Thursday, 1 August 2013

Leaving the house for work this morning, noticed that Neighbour A's kid's bike was left out in the corridor instead of in the hall cupboard.

"But it's a kid's bike," you say. "What problem could this possibly cause?"

Well. Kid's bike, and pushchair before that, have been a tipping point for neighbour rows before. The corridor is the only way to our front door, and it is quite dark and narrow, and there have been a few near misses and scuffed shins with tripping over stuff in the dark. We did ask ages ago if they could find another place to put it - but by that point Neighbour C had already told them to move it, so it became this whole thing about Neighbour C again, and aaaaaargh.

And then! We had the dread House Meeting of huffiness and doom, and actually came up with a solution. Neighbour C would clear out the hall cupboard, which had a whole lot of junk in there from (I think?) him and previous neighbours, and the A neighbours would get use of that cupboard to store kid stuff.

And so it was. And everyone was happy, and nobody tripped over anything in the dark.

So. Seeing the bike out in the corridor again left me with several options:
a) leave bike. Pros: do not have to haul bike around, cannot be accused of moving anybody's stuff. Cons: Neighbour C will no doubt see bike, be furious, and yell at the A neighbours, who will then yell back and the whole thing will kick off again. Also, I am probably going to trip over it on my way back from work once I've forgotten it's there.
b) move bike.

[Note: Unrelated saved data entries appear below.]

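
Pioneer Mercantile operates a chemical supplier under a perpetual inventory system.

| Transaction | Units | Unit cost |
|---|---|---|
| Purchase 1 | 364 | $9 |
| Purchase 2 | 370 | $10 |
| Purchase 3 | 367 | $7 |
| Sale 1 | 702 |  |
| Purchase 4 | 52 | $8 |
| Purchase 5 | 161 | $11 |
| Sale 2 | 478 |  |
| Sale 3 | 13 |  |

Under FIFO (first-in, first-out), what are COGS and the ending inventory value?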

Pros: no more bike in corridor, no potential yelling from C. Cons: A neighbours will probably assume C moved it and get mad, and we will have a re-run of the last fourteen times this argument happened.
c) move bike, leave note saying who moved it. Pros: A neighbours cannot yell at C, C cannot yell at A. Cons: possibly they will all yell at me instead. Or the As will assume I am acting on C's behalf, or the Ds will get involved again because they always do, and I will no longer be able to claim political neutrality.

So I'm standing there, looking at the bike, and weighing up all these options. And then it strikes me: I am running an entire chess game's worth of strategy in my head over a four-year-old's bicycle. This is no way to live my life.

Moved bike to the side where it was less trip-over-able, went to work. Let them have whatever wars they want to.